21. From user Rararatard:
When nuclear power was conceived and reactors were built they did ALL of the math without calculators and computers. Used slide rules. How many of us crutch on that handy phone calculator everyday? I know I do!
22. From user SubSonicOrbiter:
In 66 years mankind went from the wright* brothers first powered flight to landing on the moon.
23. From user BEEFTANK_Jr:
Shortly after the American Civil War, a group of Irish Americans calling themselves the Fenian Brotherhood banded together, sold war bonds, and attempted to invade and hold Canada hostage in an attempt to get Britain to release Ireland.
There were five major raids. Of those raids, the Fenians actually won two battles and briefly held Canadian territory.
After the first raid, the United States Navy cut off their supply lines and the Fenians were forced to retreat back to the US.
The second raid was a comedy of errors perpetrated by the Canadian militia and British army.

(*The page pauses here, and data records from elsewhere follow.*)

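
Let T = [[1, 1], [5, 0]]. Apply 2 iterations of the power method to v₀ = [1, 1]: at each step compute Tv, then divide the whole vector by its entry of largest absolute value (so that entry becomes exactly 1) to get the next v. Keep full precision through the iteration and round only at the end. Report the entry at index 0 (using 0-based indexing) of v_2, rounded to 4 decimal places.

Tv0 = (2.00000, 5.00000); divide by 5.00000 → v1 = (0.40000, 1.00000)
Tv1 = (1.40000, 2.00000); divide by 2.00000 → v2 = (0.70000, 1.00000)
Requested entry of v2: 7/10 = 0.7000

0.7000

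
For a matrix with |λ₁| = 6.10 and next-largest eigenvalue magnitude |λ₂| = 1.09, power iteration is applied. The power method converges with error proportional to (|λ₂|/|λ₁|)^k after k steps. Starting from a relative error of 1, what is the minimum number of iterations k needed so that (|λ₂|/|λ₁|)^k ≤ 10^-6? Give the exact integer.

|λ₂/λ₁| = 1.09/6.10 = 0.17869
Need k ≥ ln(10^-6) / ln(0.17869) = -13.8155 / -1.7221 ≈ 8.022
Smallest integer k satisfying the bound: 9

9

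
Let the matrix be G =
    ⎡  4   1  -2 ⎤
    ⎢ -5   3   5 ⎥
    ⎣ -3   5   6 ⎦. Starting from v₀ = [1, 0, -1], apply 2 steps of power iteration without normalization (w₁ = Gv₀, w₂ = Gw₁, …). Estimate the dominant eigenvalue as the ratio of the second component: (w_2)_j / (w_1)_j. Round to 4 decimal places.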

Essentially, the Queen’s Own Rifles (who were a ragtag militia at the time) met the Fenian Brotherhood’s army and exchanged fire for a brief period. Not long after, the British army arrives. The Queen’s Own Rifles retire from the field to give room for the British regulars. Mistaking this as a general retreat, the British army also retires the field.
The rest of the raids essentially follow a pattern of the Fenians exchanging useless fire with the Canadians/British, then going home.
The last raid is perhaps the funniest. While other invasions had hundreds to even over a thousand men, the last had approximately thirty. Their plan was to go into central Canada via the Dakota territory. They attack a Hudson Trading Post and, shortly after, are arrested by the US authorities. This attack never actually made it to Canada as surveyors found that the trading post was actually in what is now Minnesota.
Most of the Fenian soldiers suffered no consequences for essentially spending several years invading Canada.
24. From user randomer206:
Solely basing this on Irish pride and Netflix (with some short reading after)…
157 Irish Peace Keepers based in the Congo held off 3,000 attackers killing over 300 of them. Sustaining no loses themselves and a few injuries. Received no support from the UN and eventually surrendered when they “used every bullet twice” quite literally (they made a shrapnel bomb with the empty shells).
It was the first time an official army from Ireland faced combat, the Irish Government swept it under the rug, pretended it didn’t happen due to the surrender which they considered a disgrace.
25. From user QueenKiminari:
Around the time of the great classical writers a common yet interesting thing was that composers would challenge each other to 1v1’s. Music Duels. Mostly improvisation duels.
Beethoven one day was challenged by a composer named Steibelt. The cocky young composer challenged him and went first. Steibelt threw his own composition on the ground and played perfectly. Met with rousing applause.
Beethoven however stood up took the piece that Steibelt threw to the ground and showed it to the audience. (Nobles loved watching this shit) He took it and turned it upside down. He sat down and played it perfectly. He then took the theme of the composition and improvised on it for OVER AN HOUR.
Steibelt left halfway through but promised to never return to Vienna as long as Beethoven lived there. Beethoven lived in Vienna until he died.